Thomas Scott Cree (1 May 1914 – 28 March 1990) was an Australian rower who competed for Great Britain at the 1936 Summer Olympics.

==Early life==

Tom Cree, named for his grandfather, was born in Glasgow, Scotland. When Tom was three years old, his father Captain Robert Scott Cree, 1st/8th Battalion, Cameronians (Scottish Rifles), died of wounds sustained in the Third Battle of Gaza on 14 November 1917. Robert Cree is buried at Deir El Belah war cemetery.

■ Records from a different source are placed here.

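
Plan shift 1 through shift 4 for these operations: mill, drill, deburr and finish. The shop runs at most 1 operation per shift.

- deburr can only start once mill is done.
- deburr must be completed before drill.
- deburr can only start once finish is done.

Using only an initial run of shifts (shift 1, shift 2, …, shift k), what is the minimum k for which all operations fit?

4 shifts

The precedence chain requires at least 3 distinct shifts.
With at most 1 per shift and 4 operations, at least 4 shifts are needed.
4 works (last occupied shift: shift 4): for example finish=shift 2, deburr=shift 3, mill=shift 1, drill=shift 4.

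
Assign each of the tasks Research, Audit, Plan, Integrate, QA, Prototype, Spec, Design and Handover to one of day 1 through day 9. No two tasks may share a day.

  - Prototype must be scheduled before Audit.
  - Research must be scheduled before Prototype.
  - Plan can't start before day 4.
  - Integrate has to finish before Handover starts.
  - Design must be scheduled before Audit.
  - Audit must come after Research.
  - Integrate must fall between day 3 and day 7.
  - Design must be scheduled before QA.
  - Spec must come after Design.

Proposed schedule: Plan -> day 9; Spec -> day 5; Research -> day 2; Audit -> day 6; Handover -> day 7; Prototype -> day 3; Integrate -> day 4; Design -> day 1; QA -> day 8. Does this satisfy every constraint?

Yes

Audit must come after Research — holds.
Design must be scheduled before QA — holds.
Spec must come after Design — holds.
Integrate must fall between day 3 and day 7 — holds.
Integrate has to finish before Handover starts — holds.
Design must be scheduled before Audit — holds.
Prototype must be scheduled before Audit — holds.
Plan can't start before day 4 — holds.
Research must be scheduled before Prototype — holds.
No two tasks may share a day — holds.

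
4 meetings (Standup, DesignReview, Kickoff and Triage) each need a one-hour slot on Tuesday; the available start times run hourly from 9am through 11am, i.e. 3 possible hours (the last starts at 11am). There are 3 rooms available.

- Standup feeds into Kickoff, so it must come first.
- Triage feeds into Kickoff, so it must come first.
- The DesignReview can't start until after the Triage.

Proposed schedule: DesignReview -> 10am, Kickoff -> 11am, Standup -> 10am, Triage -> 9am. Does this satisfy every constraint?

Standup feeds into Kickoff, so it must come first — holds.
The DesignReview can't start until after the Triage — holds.
There are 3 rooms available — holds.
Triage feeds into Kickoff, so it must come first — holds.

Yes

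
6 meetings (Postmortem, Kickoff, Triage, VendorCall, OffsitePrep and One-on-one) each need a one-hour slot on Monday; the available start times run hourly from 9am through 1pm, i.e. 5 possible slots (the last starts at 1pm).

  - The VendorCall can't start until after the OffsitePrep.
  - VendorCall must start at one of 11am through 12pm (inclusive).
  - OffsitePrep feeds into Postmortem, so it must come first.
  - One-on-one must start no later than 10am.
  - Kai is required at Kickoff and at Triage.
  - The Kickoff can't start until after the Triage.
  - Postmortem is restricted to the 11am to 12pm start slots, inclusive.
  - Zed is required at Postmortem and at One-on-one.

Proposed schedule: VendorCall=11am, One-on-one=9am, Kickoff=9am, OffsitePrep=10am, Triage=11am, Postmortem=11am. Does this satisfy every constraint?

No. The Kickoff can't start until after the Triage is not satisfied.

Postmortem is restricted to the 11am to 12pm start slots, inclusive — holds.
VendorCall must start at one of 11am through 12pm (inclusive) — holds.
The VendorCall can't start until after the OffsitePrep — holds.
Zed is required at Postmortem and at One-on-one — holds.
Kai is required at Kickoff and at Triage — holds.
OffsitePrep feeds into Postmortem, so it must come first — holds.
The Kickoff can't start until after the Triage — violated.
One-on-one must start no later than 10am — holds.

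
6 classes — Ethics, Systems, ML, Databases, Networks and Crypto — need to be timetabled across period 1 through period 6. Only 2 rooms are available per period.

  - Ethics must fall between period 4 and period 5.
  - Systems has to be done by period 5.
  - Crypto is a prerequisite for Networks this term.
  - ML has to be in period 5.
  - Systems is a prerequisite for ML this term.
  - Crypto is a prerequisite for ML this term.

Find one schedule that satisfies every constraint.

Databases=period 2, Systems=period 1, Ethics=period 4, Crypto=period 1, Networks=period 2, ML=period 5

Checking: Systems(period 1) before ML(period 5); Crypto(period 1) before ML(period 5); Crypto(period 1) before Networks(period 2); Systems=period 1 in [period 1,period 5]; Ethics=period 4 in [period 4,period 5]; ML=period 5 in [period 5,period 5]; max 2 per period (cap 2).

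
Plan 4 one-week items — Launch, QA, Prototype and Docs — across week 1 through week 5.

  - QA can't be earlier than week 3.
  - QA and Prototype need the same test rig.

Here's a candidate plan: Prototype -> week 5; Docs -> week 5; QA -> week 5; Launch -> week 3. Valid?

Invalid. QA and Prototype need the same test rig.

QA and Prototype need the same test rig — violated.
QA can't be earlier than week 3 — holds.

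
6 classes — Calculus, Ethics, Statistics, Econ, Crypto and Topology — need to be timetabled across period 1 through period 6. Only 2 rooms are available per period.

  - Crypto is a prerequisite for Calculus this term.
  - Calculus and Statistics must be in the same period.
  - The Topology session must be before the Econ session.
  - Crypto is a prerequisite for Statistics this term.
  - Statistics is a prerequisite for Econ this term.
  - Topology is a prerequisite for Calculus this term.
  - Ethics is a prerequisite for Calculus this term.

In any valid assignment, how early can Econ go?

Precedence pushes Econ to at least period 3.
Econ at period 4 is achievable: Topology in period 1, Ethics in period 2, Crypto in period 1, Statistics in period 3, Econ in period 4, Calculus in period 3.
Nothing earlier works — the capacity limit rule out every period before period 4.

period 4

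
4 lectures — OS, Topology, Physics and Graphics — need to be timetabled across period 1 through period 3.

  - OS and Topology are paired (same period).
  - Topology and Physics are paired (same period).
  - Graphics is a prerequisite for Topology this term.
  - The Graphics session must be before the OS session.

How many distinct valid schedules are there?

Enumerating: Topology in period 2; Graphics in period 1; OS in period 2; Physics in period 2 | Topology=period 3; OS=period 3; Physics=period 3; Graphics=period 1 | Graphics in period 2; Topology in period 3; Physics in period 3; OS in period 3.

3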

Tom and his mother Zara Carvick Cree (née Webster) migrated to Australia when he was six. He was educated at Geelong Grammar School and Jesus College, Cambridge. Zara Cree later married Clive Evans and resided in Queensland.

==Sporting activities==

In 1935 he partnered David Burnford to win Silver Goblets at Henley Royal Regatta. In 1936 he was a member of the winning Cambridge boat in the Boat Race. Later in the year Cree partnered Burnford in the coxless pair representing Great Britain at the 1936 Summer Olympics in Berlin, where they reached the semi-final stage. He again rowed for Cambridge in the Boat Race in 1937.

==World War II==

Cree joined the Royal Australian Naval Volunteer Reserve in 1939 and left as a Lieutenant Commander in 1946.

While aboard he was mentioned in despatches in September 1940.
He was awarded the Distinguished Service Cross for conduct in naval anti-submarine operations in the Mediterranean Sea in January 1941, which was presented in November 1943.

==Later life==

In February 1943, Lieutenant Cree married Dorothy Jean Stewart Fraser in the Toorak Presbyterian Church. She was the daughter of Sir Colin and Lady Fraser.

Cree died at Darling Point, New South Wales in 1990.